Sandalyeye yaslanarak ellerini birleştirdi. "Anlıyorum. Peki, bu konuda benim bir şey yaptığımı düşünmeni sağlayan nedir?"
"Senin yaptığını ikimiz de biliyoruz," dedim, hayal kırıklığımı gizleyemeyerek.
"Eğer yerinde olsaydım, dilimi tutardım," diye uyardı. "Ayrıca başvuru formunda baskı altında çalışabileceğini belirtmiştin, şimdi sorun nedir?"
"Anlıyorum, ama bu uygun değil. Buraya, masağımı geri taşımalarını söylemenizi rica etmek için geldim ya da ben kendim yapabilirim. Sadece bir onay istiyorum," dedim kararlılıkla.
Başını yavaşça salladı. "Bu uygun olmaz. Ayrıcalıklı muamele yapıyormuş gibi görünemeyiz, değil mi?"

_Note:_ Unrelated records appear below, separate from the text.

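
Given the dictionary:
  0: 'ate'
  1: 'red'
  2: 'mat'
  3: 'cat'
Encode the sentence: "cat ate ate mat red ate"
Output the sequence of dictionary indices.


Look up each word in the dictionary:
  'cat' -> 3
  'ate' -> 0
  'ate' -> 0
  'mat' -> 2
  'red' -> 1
  'ate' -> 0

Encoded: [3, 0, 0, 2, 1, 0]


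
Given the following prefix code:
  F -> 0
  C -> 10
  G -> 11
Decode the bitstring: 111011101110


Decoding step by step:
Bits 11 -> G
Bits 10 -> C
Bits 11 -> G
Bits 10 -> C
Bits 11 -> G
Bits 10 -> C


Decoded message: GCGCGC


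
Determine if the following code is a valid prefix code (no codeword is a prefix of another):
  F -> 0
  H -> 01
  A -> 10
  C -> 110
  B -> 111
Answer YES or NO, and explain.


Checking each pair (does one codeword prefix another?):
  F='0' vs H='01': prefix -- VIOLATION

NO -- this is NOT a valid prefix code. F (0) is a prefix of H (01).


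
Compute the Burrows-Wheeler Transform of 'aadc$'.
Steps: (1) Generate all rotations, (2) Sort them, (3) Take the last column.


Rotations (sorted):
  0: $aadc -> last char: c
  1: aadc$ -> last char: $
  2: adc$a -> last char: a
  3: c$aad -> last char: d
  4: dc$aa -> last char: a


BWT = c$ada


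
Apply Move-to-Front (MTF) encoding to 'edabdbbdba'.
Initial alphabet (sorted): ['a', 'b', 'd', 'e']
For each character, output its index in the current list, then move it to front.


MTF encoding:
'e': index 3 in ['a', 'b', 'd', 'e'] -> ['e', 'a', 'b', 'd']
'd': index 3 in ['e', 'a', 'b', 'd'] -> ['d', 'e', 'a', 'b']
'a': index 2 in ['d', 'e', 'a', 'b'] -> ['a', 'd', 'e', 'b']
'b': index 3 in ['a', 'd', 'e', 'b'] -> ['b', 'a', 'd', 'e']
'd': index 2 in ['b', 'a', 'd', 'e'] -> ['d', 'b', 'a', 'e']
'b': index 1 in ['d', 'b', 'a', 'e'] -> ['b', 'd', 'a', 'e']
'b': index 0 in ['b', 'd', 'a', 'e'] -> ['b', 'd', 'a', 'e']
'd': index 1 in ['b', 'd', 'a', 'e'] -> ['d', 'b', 'a', 'e']
'b': index 1 in ['d', 'b', 'a', 'e'] -> ['b', 'd', 'a', 'e']
'a': index 2 in ['b', 'd', 'a', 'e'] -> ['a', 'b', 'd', 'e']


Output: [3, 3, 2, 3, 2, 1, 0, 1, 1, 2]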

"Bu, ayrıcalıklı muameleyle ilgili değil. Bu, işi bitirmek ve diğerleri gibi muamele görmekle ilgili. Bu sunumun önemini anladığınıza eminim," diye savundum.

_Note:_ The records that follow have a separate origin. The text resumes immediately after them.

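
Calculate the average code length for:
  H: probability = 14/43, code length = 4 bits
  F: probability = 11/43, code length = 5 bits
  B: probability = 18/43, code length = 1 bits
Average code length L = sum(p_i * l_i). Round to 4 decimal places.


Weighted contributions p_i * l_i:
  H: (14/43) * 4 = 56/43
  F: (11/43) * 5 = 55/43
  B: (18/43) * 1 = 18/43
Sum = (56 + 55 + 18)/43 = 129/43

L = 129/43 = 3.0000 bits/symbol


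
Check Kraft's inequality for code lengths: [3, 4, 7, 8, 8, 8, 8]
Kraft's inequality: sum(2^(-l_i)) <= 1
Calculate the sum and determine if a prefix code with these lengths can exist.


Sum = 2^(-3) + 2^(-4) + 2^(-7) + 2^(-8) + 2^(-8) + 2^(-8) + 2^(-8)
    = 0.125 + 0.0625 + 0.0078125 + 0.00390625 + 0.00390625 + 0.00390625 + 0.00390625
    = 54/256 = 0.2109375
Since 0.2109375 <= 1, Kraft's inequality IS satisfied.
A prefix code with these lengths CAN exist.

Kraft sum = 0.2109375. Satisfied.


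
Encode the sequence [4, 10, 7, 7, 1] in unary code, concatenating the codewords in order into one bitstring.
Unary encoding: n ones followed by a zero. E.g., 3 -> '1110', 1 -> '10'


Encode each number as n ones followed by a terminating 0:
  4 -> 11110 (5 bits)
  10 -> 11111111110 (11 bits)
  7 -> 11111110 (8 bits)
  7 -> 11111110 (8 bits)
  1 -> 10 (2 bits)
Total length = 5 + 11 + 8 + 8 + 2 = 34 bits.

Unary([4, 10, 7, 7, 1]) = 1111011111111110111111101111111010 (34 bits)


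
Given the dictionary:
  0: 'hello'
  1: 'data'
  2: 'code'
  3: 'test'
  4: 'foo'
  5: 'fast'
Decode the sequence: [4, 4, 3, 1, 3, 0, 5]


Look up each index in the dictionary:
  4 -> 'foo'
  4 -> 'foo'
  3 -> 'test'
  1 -> 'data'
  3 -> 'test'
  0 -> 'hello'
  5 -> 'fast'

Decoded: "foo foo test data test hello fast"


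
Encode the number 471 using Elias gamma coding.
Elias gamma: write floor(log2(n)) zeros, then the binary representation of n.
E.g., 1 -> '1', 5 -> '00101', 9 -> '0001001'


num_bits = floor(log2(471)) + 1 = 9
leading_zeros = num_bits - 1 = 8
binary(471) = 111010111

Elias gamma(471) = '00000000' + '111010111' = 00000000111010111 (17 bits)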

İfadesi değişmedi. "Tabii ki, önemi anlıyorum, Sophie. Ancak, her istediğin olmadığında bile işleri yoluna koymayı öğrenmen gerekiyor."
"Tüm saygımla, efendim, bu adil değil," dedim, olabildiğince dengeli bir şekilde. "Beni başarısızlığa hazırladığınızı görebiliyorum ve bunu biliyorsunuz. Tek istediğim, işimi en iyi şekilde yapabilmem için fırsat verilmesi — bana eşit bir alan verin, gerisini hallederim."

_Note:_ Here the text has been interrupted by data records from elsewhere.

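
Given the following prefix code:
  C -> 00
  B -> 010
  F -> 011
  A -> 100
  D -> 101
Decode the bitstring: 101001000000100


Decoding step by step:
Bits 101 -> D
Bits 00 -> C
Bits 100 -> A
Bits 00 -> C
Bits 00 -> C
Bits 100 -> A


Decoded message: DCACCA


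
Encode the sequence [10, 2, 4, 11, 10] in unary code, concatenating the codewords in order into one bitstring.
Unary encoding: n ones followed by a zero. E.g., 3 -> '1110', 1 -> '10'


Encode each number as n ones followed by a terminating 0:
  10 -> 11111111110 (11 bits)
  2 -> 110 (3 bits)
  4 -> 11110 (5 bits)
  11 -> 111111111110 (12 bits)
  10 -> 11111111110 (11 bits)
Total length = 11 + 3 + 5 + 12 + 11 = 42 bits.

Unary([10, 2, 4, 11, 10]) = 111111111101101111011111111111011111111110 (42 bits)


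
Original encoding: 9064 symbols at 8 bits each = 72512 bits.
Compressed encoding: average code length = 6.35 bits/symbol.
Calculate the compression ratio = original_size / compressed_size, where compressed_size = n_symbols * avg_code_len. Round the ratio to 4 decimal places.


original_size = n_symbols * orig_bits = 9064 * 8 = 72512 bits
compressed_size = n_symbols * avg_code_len = 9064 * 6.35 = 57556.4 bits
ratio = original_size / compressed_size = 72512 / 57556.4 = 1.2598

Compression ratio = 1.2598


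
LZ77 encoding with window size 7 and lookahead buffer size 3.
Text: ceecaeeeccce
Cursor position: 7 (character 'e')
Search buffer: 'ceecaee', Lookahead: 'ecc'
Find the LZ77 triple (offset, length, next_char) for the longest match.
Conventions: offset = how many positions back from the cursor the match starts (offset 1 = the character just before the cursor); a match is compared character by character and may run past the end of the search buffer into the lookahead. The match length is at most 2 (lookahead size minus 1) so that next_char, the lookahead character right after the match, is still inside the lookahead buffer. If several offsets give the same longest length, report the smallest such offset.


Try each offset into the search buffer:
  offset=1 (pos 6, char 'e'): match length 1
  offset=2 (pos 5, char 'e'): match length 1
  offset=3 (pos 4, char 'a'): match length 0
  offset=4 (pos 3, char 'c'): match length 0
  offset=5 (pos 2, char 'e'): match length 2
  offset=6 (pos 1, char 'e'): match length 1
  offset=7 (pos 0, char 'c'): match length 0
Longest match has length 2 at offset 5.
next_char = character at position 7 + 2 = 9 -> 'c'

Best match: offset=5, length=2 (matching 'ec' starting at position 2)
LZ77 triple: (5, 2, 'c')


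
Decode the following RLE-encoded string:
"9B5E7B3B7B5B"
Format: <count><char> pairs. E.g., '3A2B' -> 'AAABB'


Expanding each <count><char> pair:
  9B -> 'BBBBBBBBB'
  5E -> 'EEEEE'
  7B -> 'BBBBBBB'
  3B -> 'BBB'
  7B -> 'BBBBBBB'
  5B -> 'BBBBB'

Decoded = BBBBBBBBBEEEEEBBBBBBBBBBBBBBBBBBBBBB


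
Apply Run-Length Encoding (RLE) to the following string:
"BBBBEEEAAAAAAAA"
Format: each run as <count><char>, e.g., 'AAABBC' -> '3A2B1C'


Scanning runs left to right:
  i=0: run of 'B' x 4 -> '4B'
  i=4: run of 'E' x 3 -> '3E'
  i=7: run of 'A' x 8 -> '8A'

RLE = 4B3E8A


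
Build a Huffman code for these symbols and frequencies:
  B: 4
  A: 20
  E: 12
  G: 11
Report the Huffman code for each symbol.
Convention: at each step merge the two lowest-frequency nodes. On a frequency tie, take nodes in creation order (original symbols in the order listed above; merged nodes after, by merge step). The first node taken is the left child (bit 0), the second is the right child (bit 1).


Huffman tree construction:
Step 1: Merge B(4) + G(11) = 15
Step 2: Merge E(12) + (B+G)(15) = 27
Step 3: Merge A(20) + (E+(B+G))(27) = 47
Read each symbol's code off the tree from the root (left child = 0, right child = 1).

Codes:
  B: 110 (length 3)
  A: 0 (length 1)
  E: 10 (length 2)
  G: 111 (length 3)
Average code length: 89/47 = 1.8936 bits/symbol


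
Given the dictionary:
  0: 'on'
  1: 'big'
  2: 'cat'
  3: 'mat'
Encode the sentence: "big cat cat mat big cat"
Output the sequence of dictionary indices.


Look up each word in the dictionary:
  'big' -> 1
  'cat' -> 2
  'cat' -> 2
  'mat' -> 3
  'big' -> 1
  'cat' -> 2

Encoded: [1, 2, 2, 3, 1, 2]


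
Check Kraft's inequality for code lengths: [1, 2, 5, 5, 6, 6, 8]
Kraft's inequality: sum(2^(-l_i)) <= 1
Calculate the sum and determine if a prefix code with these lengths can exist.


Sum = 2^(-1) + 2^(-2) + 2^(-5) + 2^(-5) + 2^(-6) + 2^(-6) + 2^(-8)
    = 0.5 + 0.25 + 0.03125 + 0.03125 + 0.015625 + 0.015625 + 0.00390625
    = 217/256 = 0.84765625
Since 0.84765625 <= 1, Kraft's inequality IS satisfied.
A prefix code with these lengths CAN exist.

Kraft sum = 0.84765625. Satisfied.


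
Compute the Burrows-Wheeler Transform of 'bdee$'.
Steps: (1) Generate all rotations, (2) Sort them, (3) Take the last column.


Rotations (sorted):
  0: $bdee -> last char: e
  1: bdee$ -> last char: $
  2: dee$b -> last char: b
  3: e$bde -> last char: e
  4: ee$bd -> last char: d


BWT = e$bed


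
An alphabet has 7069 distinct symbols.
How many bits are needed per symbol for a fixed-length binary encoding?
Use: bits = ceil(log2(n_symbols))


log2(7069) = 12.7873
Bracket: 2^12 = 4096 < 7069 <= 2^13 = 8192
So ceil(log2(7069)) = 13

bits = ceil(log2(7069)) = ceil(12.7873) = 13 bits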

"Hayat her zaman adil değildir, Bayan McDermott. Yeni çalışma alanınızdan işi bitirmenin bir yolunu bulacağınıza eminim."
Orada sessizce, bir heykel gibi durdum, onun fikrini değiştirmek için başka ne söyleyeceğimi bilemedim.
"Çok önemli bir toplantıya hazırlanmam gerekiyor ve bunu imkansız hale getiriyorsun. İşine dönmeni ve zamanımı boşa harcamayı bırakmanı öneririm."
Onun küçümseyici tonu canımı acıttı ama dikkatli olmam gerektiğini biliyordum. "Tamam, Bay Hernandez," dedim, yenilgiyi isteksizce kabul ederek ofisinden ayrıldım.